Sep 4 2014

D.B. Pleschner: State’s wetfish industry solid, sustainable


Despite gloomy predictions of El Niño and the broader impact of climate change on the ocean and planet, California’s historic wetfish fisheries carry on – still the foundation of California’s fishing economy.

More than 150 years ago, Chinese fishermen rowed Monterey Bay at night in sampans, with baskets of burning fat pine on the bow used as torches to attract market squid, which fishermen harvested with round-haul nets.

This was the modest beginning of California’s “wetfish” industry. The immigrant Asian, Italian, Slavic and other nationalities of fishermen who came to America introduced new fishing methods.

Around the turn of the 20th century, Sicilian immigrants to Monterey brought their lampara nets, another type of round-haul net, and launched what would become the largest fishery in the western hemisphere – California’s famed sardine industry, popularized in our collective conscience by John Steinbeck’s “Cannery Row.”

It was the plentiful schools of fish – especially sardines that stretch from the Gulf of California to Alaska – that provided opportunity for generations of enterprising fishing families to prosper.
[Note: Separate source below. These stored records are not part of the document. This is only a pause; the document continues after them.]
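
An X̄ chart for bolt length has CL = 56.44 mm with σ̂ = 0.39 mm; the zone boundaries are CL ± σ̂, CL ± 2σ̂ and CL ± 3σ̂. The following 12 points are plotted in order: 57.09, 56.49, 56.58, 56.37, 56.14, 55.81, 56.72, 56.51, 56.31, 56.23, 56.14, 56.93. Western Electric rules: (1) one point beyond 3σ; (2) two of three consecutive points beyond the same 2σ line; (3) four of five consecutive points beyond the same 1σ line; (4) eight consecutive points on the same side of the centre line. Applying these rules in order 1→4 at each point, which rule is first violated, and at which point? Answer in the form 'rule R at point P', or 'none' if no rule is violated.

Zone of each point (C = within 1σ̂, B = 1σ̂–2σ̂, A = 2σ̂–3σ̂, * = beyond 3σ̂; sign = side of CL): 1:+B, 2:+C, 3:+C, 4:-C, 5:-C, 6:-B, 7:+C, 8:+C, 9:-C, 10:-C, 11:-C, 12:+B
No rule fires across all 12 points.

none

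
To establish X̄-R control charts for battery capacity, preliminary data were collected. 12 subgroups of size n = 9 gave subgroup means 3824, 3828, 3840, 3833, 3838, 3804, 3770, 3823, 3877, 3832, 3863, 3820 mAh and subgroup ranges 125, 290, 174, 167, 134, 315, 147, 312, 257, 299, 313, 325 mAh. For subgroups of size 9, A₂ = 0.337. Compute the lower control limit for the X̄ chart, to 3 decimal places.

3749.071

X̄̄ = (3824 + 3828 + 3840 + 3833 + 3838 + 3804 + 3770 + 3823 + 3877 + 3832 + 3863 + 3820) / 12 = 45952.0000 / 12 = 3829.3333
R̄ = (125 + 290 + 174 + 167 + 134 + 315 + 147 + 312 + 257 + 299 + 313 + 325) / 12 = 2858.0000 / 12 = 238.1667
LCL = X̄̄ − A₂·R̄ = 3829.3333 − 0.337 × 238.1667 = 3749.0712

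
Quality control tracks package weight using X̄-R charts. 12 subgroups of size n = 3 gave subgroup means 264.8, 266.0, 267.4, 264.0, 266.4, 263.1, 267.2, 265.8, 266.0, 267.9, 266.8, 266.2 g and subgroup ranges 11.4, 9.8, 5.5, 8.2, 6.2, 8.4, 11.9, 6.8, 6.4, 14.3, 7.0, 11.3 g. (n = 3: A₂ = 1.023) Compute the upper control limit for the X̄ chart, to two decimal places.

X̄̄ = (264.8 + 266.0 + 267.4 + 264.0 + 266.4 + 263.1 + 267.2 + 265.8 + 266.0 + 267.9 + 266.8 + 266.2) / 12 = 3191.6000 / 12 = 265.9667
R̄ = (11.4 + 9.8 + 5.5 + 8.2 + 6.2 + 8.4 + 11.9 + 6.8 + 6.4 + 14.3 + 7.0 + 11.3) / 12 = 107.2000 / 12 = 8.9333
UCL = X̄̄ + A₂·R̄ = 265.9667 + 1.023 × 8.9333 = 275.1055

275.11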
The complex of fisheries that make up California’s wetfish industry, including mackerel and anchovy as well as squid and sardines, helped to build the ports of Monterey and San Pedro, as well as San Diego and San Francisco.

Wetfish, now called coastal pelagic species, or CPS, have contributed the lion’s share of California’s commercial catch since before the turn of the 20th century.
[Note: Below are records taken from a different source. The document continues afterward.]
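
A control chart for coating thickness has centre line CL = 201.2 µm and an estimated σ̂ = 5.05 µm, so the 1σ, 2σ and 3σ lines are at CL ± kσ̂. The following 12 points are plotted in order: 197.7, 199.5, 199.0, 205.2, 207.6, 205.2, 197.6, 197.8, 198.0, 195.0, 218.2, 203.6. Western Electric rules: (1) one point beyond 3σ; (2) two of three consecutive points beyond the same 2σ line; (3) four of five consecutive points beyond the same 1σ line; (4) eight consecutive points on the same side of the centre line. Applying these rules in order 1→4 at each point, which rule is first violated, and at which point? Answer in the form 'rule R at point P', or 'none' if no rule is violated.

rule 1 at point 11

Zone of each point (C = within 1σ̂, B = 1σ̂–2σ̂, A = 2σ̂–3σ̂, * = beyond 3σ̂; sign = side of CL): 1:-C, 2:-C, 3:-C, 4:+C, 5:+B, 6:+C, 7:-C, 8:-C, 9:-C, 10:-B, 11:+*, 12:+C
Rule 1 (one point beyond the 3σ limits) is satisfied at point 11.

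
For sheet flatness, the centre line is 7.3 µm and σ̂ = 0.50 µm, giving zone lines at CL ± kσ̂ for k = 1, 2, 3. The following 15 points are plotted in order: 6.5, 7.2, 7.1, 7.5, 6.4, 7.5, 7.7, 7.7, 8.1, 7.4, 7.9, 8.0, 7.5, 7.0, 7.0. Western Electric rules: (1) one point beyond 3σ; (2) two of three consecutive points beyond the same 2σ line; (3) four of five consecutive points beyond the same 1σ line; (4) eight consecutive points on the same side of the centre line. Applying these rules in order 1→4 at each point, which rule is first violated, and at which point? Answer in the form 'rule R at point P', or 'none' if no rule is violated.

rule 4 at point 13

Zone of each point (C = within 1σ̂, B = 1σ̂–2σ̂, A = 2σ̂–3σ̂, * = beyond 3σ̂; sign = side of CL): 1:-B, 2:-C, 3:-C, 4:+C, 5:-B, 6:+C, 7:+C, 8:+C, 9:+B, 10:+C, 11:+B, 12:+B, 13:+C, 14:-C, 15:-C
Rule 4 (eight consecutive points on the same side of the centre line) is satisfied at point 13.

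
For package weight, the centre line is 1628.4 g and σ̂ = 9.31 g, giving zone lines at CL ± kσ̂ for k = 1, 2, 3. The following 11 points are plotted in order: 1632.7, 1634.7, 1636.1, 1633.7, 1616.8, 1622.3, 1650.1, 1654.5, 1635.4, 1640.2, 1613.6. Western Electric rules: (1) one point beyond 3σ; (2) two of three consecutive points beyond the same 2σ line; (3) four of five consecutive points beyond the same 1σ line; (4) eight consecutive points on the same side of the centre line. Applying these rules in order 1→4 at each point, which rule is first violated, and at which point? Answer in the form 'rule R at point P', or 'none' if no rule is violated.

rule 2 at point 8

Zone of each point (C = within 1σ̂, B = 1σ̂–2σ̂, A = 2σ̂–3σ̂, * = beyond 3σ̂; sign = side of CL): 1:+C, 2:+C, 3:+C, 4:+C, 5:-B, 6:-C, 7:+A, 8:+A, 9:+C, 10:+B, 11:-B
Rule 2 (two of three consecutive points beyond the same 2σ limit) is satisfied at point 8.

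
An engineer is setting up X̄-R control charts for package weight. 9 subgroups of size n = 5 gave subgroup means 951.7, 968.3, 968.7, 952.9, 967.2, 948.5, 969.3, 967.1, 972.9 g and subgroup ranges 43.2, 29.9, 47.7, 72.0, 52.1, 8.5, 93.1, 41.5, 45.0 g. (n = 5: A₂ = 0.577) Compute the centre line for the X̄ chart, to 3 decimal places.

962.956

X̄̄ = (951.7 + 968.3 + 968.7 + 952.9 + 967.2 + 948.5 + 969.3 + 967.1 + 972.9) / 9 = 8666.6000 / 9 = 962.9556
CL = X̄̄ = 962.9556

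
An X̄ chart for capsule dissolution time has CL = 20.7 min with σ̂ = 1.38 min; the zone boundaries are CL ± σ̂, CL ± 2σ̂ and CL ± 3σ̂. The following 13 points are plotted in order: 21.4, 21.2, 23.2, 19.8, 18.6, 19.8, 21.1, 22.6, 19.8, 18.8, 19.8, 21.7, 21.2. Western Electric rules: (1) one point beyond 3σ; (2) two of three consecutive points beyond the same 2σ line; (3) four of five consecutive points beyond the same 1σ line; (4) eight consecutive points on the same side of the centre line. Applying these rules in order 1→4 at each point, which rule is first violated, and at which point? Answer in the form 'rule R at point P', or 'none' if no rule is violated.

Zone of each point (C = within 1σ̂, B = 1σ̂–2σ̂, A = 2σ̂–3σ̂, * = beyond 3σ̂; sign = side of CL): 1:+C, 2:+C, 3:+B, 4:-C, 5:-B, 6:-C, 7:+C, 8:+B, 9:-C, 10:-B, 11:-C, 12:+C, 13:+C
No rule fires across all 13 points.

none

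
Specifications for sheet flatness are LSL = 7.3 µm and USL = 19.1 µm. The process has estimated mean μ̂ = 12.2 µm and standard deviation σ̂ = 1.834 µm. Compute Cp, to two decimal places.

Cp = (USL − LSL) / (6σ̂) = (19.1 − 7.3) / (6 × 1.834) = 11.8000 / 11.0040 = 1.0723

1.07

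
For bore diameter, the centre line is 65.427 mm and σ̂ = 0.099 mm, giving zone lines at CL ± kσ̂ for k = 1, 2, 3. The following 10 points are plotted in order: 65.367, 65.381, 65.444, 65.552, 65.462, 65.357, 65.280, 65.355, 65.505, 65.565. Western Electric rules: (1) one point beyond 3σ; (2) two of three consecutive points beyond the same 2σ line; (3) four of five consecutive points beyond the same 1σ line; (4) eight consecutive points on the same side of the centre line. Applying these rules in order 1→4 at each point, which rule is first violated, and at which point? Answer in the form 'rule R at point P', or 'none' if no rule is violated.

none

Zone of each point (C = within 1σ̂, B = 1σ̂–2σ̂, A = 2σ̂–3σ̂, * = beyond 3σ̂; sign = side of CL): 1:-C, 2:-C, 3:+C, 4:+B, 5:+C, 6:-C, 7:-B, 8:-C, 9:+C, 10:+B
No rule fires across all 10 points.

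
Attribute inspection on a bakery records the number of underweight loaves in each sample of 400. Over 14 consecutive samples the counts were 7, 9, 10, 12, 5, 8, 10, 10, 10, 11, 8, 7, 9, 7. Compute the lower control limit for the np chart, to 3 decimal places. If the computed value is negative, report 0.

0.000

p̄ = Σdᵢ / (k·n) = 123 / (14 × 400) = 0.02196
LCL = np̄ − 3·√(np̄(1−p̄)) = 8.7857 − 3 × 2.9313 = -0.0083 → 0 (negative, so LCL = 0)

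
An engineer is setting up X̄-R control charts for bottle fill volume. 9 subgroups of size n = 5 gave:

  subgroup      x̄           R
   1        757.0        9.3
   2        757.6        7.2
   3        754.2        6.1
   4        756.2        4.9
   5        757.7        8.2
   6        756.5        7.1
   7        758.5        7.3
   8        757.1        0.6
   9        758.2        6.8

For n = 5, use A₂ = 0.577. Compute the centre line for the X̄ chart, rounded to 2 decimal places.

X̄̄ = (757.0 + 757.6 + 754.2 + 756.2 + 757.7 + 756.5 + 758.5 + 757.1 + 758.2) / 9 = 6813.0000 / 9 = 757.0000
CL = X̄̄ = 757.0000

757.00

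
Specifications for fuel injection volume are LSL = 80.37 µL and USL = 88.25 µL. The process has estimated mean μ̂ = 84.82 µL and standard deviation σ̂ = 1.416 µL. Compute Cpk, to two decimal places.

Cpu = (USL − μ̂) / (3σ̂) = (88.25 − 84.82) / (3 × 1.416) = 0.8074; Cpl = (μ̂ − LSL) / (3σ̂) = (84.82 − 80.37) / (3 × 1.416) = 1.0476; Cpk = min(Cpu, Cpl) = 0.8074

0.81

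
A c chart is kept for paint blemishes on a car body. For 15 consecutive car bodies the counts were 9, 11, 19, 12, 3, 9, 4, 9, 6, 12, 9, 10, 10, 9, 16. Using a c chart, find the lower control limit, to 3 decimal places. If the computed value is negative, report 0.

c̄ = (9 + 11 + 19 + 12 + 3 + 9 + 4 + 9 + 6 + 12 + 9 + 10 + 10 + 9 + 16) / 15 = 148 / 15 = 9.8667
LCL = c̄ − 3√c̄ = 9.8667 − 3 × 3.1411 = 0.4433

0.443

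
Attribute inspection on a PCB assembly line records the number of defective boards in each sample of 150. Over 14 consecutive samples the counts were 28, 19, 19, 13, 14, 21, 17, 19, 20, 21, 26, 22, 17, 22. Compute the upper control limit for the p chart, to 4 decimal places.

0.2154

p̄ = Σdᵢ / (k·n) = 278 / (14 × 150) = 0.13238
UCL = p̄ + 3·√(p̄(1−p̄)/n) = 0.13238 + 3 × √(0.13238×0.86762/150) = 0.13238 + 3 × 0.02767 = 0.21540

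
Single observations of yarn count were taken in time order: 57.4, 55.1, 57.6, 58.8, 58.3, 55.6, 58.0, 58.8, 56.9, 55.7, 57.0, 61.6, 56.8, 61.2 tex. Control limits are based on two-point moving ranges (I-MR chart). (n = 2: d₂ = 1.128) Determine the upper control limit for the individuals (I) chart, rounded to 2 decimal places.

64.03

X̄ = (57.4 + 55.1 + 57.6 + 58.8 + 58.3 + 55.6 + 58.0 + 58.8 + 56.9 + 55.7 + 57.0 + 61.6 + 56.8 + 61.2) / 14 = 57.7714
Moving ranges: 2.3, 2.5, 1.2, 0.5, 2.7, 2.4, 0.8, 1.9, 1.2, 1.3, 4.6, 4.8, 4.4; M̄R̄ = 30.6000 / 13 = 2.3538
UCL = X̄ + 3·M̄R̄/d₂ = 57.7714 + 3 × 2.3538 / 1.128 = 64.0317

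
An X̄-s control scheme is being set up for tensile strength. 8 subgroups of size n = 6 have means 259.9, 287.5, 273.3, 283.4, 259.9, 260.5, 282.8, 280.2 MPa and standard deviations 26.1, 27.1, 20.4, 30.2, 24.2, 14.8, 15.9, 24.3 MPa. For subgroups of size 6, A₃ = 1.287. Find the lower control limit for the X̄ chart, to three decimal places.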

Even back then, fishermen recognized that a sustainable fishery was good for both fisherman and fish. That’s why over the decades, fishing interests have supported marine protections based on sound science, and have contributed significantly to cooperative research. That tradition continues today.

In fact, today, coastal pelagic fisheries in California like squid and sardines are managed with strict quotas as well as numerous time and area closures, including a statewide network of no-take marine reserves. Fishermen are allowed to harvest only a small percentage of the overall fish population.

Current regulations require that at least 75 percent of CPS finfish must stay in the ocean to ensure a resilient core biomass, and the sardine protection rate is even higher at about 90 percent.

In addition, squid fishing is closed on weekends (squid live less than a year and die after spawning). And about 30 percent of squid spawning grounds are also closed in reserves.

What’s more, to preserve the quality of the catch, fishermen typically fish day trips nearby the ports. This makes California’s CPS fisheries among the most efficient and “greenest” fisheries on the planet with one of the lowest carbon footprints in the world.

For example, wetfish fisheries can produce 2,000 pounds of protein for only six gallons of diesel fuel.

Beyond the history, the culture and the sustainability, California’s CPS fisheries contribute essential revenue into local port communities.

Wetfish fisheries are an important part of California’s fishing economy and squid is California’s most valuable fishery. Statewide, these fisheries represent more than 80 percent of all landings and close to 40 percent of dockside value of all fisheries in the Golden State.


D.B. Pleschner is executive director of the California Wetfish Producers Association, a nonprofit created to promote sustainable wetfish resources.